Organe métabolique essentiel, le foie des volailles fournit les enzymes nécessaires à la digestion, avec l’action conjointe de la vésicule biliaire et du pancréas. Il est, comparé à celui d’autres espèces animales, relativement gros. Reposant en grande partie sur le sternum et les côtes , il est le premier organe à apparaître lorsqu’on ouvre la cavité abdominale. Chez le poussin qui vient de naître, le foie est jaune (pigment vitellin), tandis que chez l’animal adulte, il présente une couleur brun-rouge à brun clair ainsi qu’une consistance molle.

Symptômes

La stéatose hépatique se manifeste chez les poules pondeuses en corrélation avec une productivité élevée. Les symptômes ou autres signes révélateurs sont les suivants : baisse soudaine de la production d’œufs, animaux en surpoids, avec crêtes et barbillons pâles et présentant parfois une jaunisse, ou encore, morts subites. Par ailleurs, les carcasses des animaux malades contiennent beaucoup de graisse ; le foie est hypertrophié, de couleur jaunâtre à verdâtre et de consistance friable. Chez les animaux qui ont péri en phase aiguë, cet organe présente des lésions et des gros caillots de sang (qui apparaissent dans toute la cavité abdominale).

Etiologie

La stéatose hépatique est déclenchée lorsque la teneur en énergie du fourrage excède les besoins des animaux. La plupart du temps, elle affecte les poules à haute productivité, à partir du milieu ou de la fin du cycle de ponte.
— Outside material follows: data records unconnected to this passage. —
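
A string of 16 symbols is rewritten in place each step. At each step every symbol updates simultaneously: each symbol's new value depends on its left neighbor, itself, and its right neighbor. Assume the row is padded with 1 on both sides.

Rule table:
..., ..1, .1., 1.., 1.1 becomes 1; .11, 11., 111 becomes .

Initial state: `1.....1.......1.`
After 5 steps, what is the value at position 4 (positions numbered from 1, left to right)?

.111111111111111
1...............
.111111111111111  (repeats step 1; period 2)
step 5: .111111111111111
position 4 holds 1

1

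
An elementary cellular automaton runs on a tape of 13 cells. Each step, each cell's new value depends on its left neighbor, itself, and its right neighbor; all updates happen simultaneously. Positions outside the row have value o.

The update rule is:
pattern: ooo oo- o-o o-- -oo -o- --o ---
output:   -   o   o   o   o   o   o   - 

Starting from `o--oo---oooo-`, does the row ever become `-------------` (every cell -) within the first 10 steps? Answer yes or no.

no

step 1: oooooo-oo--oo
step 2: -----ooooooo-
step 3: o---oo-----oo
step 4: oo-oooo---oo-
step 5: -ooo--oo-oooo
step 6: oo-ooooooo---
step 7: -ooo-----oo-o
step 8: oo-oo---ooooo
step 9: -ooooo-oo----
step 10: oo---ooooo--o
step 10 is oo---ooooo--o, still not uniform -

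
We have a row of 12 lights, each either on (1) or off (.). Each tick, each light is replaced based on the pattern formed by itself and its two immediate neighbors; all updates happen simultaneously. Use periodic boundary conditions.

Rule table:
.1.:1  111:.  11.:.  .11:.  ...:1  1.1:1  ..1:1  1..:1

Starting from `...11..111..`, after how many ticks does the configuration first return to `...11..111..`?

2

111..11...11
...11..111..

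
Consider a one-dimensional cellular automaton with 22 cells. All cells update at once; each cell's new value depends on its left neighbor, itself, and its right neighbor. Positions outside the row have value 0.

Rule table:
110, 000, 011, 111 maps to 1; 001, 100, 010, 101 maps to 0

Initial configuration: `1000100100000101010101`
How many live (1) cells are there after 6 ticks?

0010000001110000000000
1000111101110111111111
0010111101110111111111
1000111101110111111111  (repeats tick 2; period 2)
tick 6: 1000111101110111111111
count of 1: 17

17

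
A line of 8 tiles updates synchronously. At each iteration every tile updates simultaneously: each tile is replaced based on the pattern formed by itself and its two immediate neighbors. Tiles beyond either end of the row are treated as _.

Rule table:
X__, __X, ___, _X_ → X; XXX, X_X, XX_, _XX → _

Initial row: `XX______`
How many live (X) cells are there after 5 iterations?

__XXXXXX
XX______  (repeats iteration 0; period 2)
iteration 5: __XXXXXX
count of X: 6

6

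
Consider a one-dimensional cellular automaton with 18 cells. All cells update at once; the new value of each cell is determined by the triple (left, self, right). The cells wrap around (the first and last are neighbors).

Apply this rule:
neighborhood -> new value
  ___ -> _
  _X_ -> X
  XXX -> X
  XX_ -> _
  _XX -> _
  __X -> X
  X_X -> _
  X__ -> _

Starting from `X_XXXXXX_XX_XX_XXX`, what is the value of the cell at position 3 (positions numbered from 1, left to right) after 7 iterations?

___XXXX_________XX
__X_XX_________X__
_XX___________XX__
X____________X____
X___________XX___X
___________X____X_
__________XX___XX_
position 3 holds _

_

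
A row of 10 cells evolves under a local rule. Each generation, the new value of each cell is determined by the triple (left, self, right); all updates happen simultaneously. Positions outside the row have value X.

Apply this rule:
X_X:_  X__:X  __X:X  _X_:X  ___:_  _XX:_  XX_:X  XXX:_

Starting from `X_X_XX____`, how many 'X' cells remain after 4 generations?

generation 1: X_X__XX__X
generation 2: X_XXX_XXX_
generation 3: X___X___X_
generation 4: XX_XXX_XX_
count of X: 7

7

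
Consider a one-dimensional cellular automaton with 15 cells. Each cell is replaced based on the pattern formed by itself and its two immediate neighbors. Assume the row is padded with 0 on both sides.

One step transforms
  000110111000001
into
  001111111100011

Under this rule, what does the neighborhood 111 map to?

1

At position 7 the neighborhood is 111; the next row has 1 there.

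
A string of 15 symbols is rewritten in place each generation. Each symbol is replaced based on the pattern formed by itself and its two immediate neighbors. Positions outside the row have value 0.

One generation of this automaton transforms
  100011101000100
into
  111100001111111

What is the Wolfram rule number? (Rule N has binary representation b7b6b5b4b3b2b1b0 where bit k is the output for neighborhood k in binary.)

position 5: 111 → 0  (bit 7 = 0)
position 6: 110 → 0  (bit 6 = 0)
position 7: 101 → 0  (bit 5 = 0)
position 1: 100 → 1  (bit 4 = 1)
position 4: 011 → 0  (bit 3 = 0)
position 0: 010 → 1  (bit 2 = 1)
position 3: 001 → 1  (bit 1 = 1)
position 2: 000 → 1  (bit 0 = 1)
bits b7..b0 = 00010111 = 23

23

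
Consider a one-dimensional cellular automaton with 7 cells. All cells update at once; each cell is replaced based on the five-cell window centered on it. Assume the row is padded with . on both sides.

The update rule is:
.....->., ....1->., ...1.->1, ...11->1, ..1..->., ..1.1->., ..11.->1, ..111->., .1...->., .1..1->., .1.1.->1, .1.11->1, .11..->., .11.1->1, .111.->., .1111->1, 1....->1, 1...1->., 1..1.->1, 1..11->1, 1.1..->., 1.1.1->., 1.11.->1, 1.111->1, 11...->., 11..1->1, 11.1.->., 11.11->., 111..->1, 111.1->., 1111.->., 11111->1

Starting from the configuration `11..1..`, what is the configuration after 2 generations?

generation 1: 1.11..1
generation 2: .11.11.

.11.11.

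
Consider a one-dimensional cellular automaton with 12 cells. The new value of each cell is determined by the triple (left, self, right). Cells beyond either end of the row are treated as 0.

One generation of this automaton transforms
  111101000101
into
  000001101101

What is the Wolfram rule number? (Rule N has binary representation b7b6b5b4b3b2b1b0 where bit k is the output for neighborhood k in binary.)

22

position 1: 111 → 0  (bit 7 = 0)
position 3: 110 → 0  (bit 6 = 0)
position 4: 101 → 0  (bit 5 = 0)
position 6: 100 → 1  (bit 4 = 1)
position 0: 011 → 0  (bit 3 = 0)
position 5: 010 → 1  (bit 2 = 1)
position 8: 001 → 1  (bit 1 = 1)
position 7: 000 → 0  (bit 0 = 0)
bits b7..b0 = 00010110 = 22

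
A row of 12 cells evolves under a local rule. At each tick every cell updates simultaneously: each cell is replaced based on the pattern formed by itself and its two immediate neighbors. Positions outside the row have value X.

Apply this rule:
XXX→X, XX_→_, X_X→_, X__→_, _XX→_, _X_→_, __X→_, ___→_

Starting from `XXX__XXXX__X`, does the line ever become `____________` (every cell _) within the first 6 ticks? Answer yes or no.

yes

XX____XX____
X___________
____________
all cells are _ at tick 3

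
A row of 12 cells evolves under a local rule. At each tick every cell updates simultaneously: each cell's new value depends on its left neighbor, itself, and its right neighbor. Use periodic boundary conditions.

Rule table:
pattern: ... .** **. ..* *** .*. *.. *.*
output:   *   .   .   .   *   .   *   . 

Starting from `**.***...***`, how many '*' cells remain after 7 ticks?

7

*...*.**..**
.**.....*..*
...****..*..
**..**.*..**
*.*.....*..*
...****..*..  (repeats tick 3; period 3)
tick 7: **..**.*..**
count of *: 7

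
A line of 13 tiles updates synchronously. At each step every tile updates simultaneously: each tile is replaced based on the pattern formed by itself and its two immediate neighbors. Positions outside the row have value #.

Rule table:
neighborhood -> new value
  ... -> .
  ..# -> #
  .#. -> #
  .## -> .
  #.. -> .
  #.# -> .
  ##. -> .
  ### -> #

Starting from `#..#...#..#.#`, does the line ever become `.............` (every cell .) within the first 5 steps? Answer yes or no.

no

..##..##.##..
.#...#......#
.#..##.....#.
.#.#......##.
.#.#.....#...
step 5 is .#.#.....#..., still not uniform .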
Chez les animaux affectés, les triglycérides accumulés dans le foie dépassent souvent le niveau physiologiquement tolérable. La présence de nombreux acides gras libres ainsi que l’activation permanente de la synthèse de ceux-ci (en raison de l’excédent énergétique) font apparaître des radicaux libres qui endommagent le tissu hépatique. Des fissures dans la capsule du foie provoquent alors les hémorragies caractéristiques mentionnées.

Prophylaxie

Pour prévenir la maladie, il s’agit de stimuler le métabolisme hépatique et de couvrir les besoins accrus en substances lipotropes (c.-à-d. contribuant directement ou indirectement au métabolisme des graisses) en situation de stress. A cet effet, il convient de recourir assez tôt à des compléments contenant idéalement de la choline, de la bétaïne et éventuellement de la L-carnitine. S’agissant de la choline, elle empêche l’hypertrophie du foie. Or les situations de stress et les exigences de productivité élevées entraînent vite une carence en choline, qui provoque justement une stéatose hépatique. Quant à la bétaïne, elle participe à la synthèse de la carnitine ainsi que de la créatine ; en outre, elle protège les enzymes des cellules hépatiques. Enfin, servant au transport des acides gras activés, la L-carnitine stimule la métabolisation des acides gras à chaîne courte ou à chaîne moyenne ; de même, elle favorise la production d’énergie à partir des hydrates de carbone.

Les compléments donnés à titre prophylactique peuvent être administrés aux poules par le biais du fourrage ou de l’eau dès le pic de ponte. Cette complémentation soutient le métabolisme hépatique ; dans le meilleur des cas, elle empêche l’apparition d’une stéatose hépatique.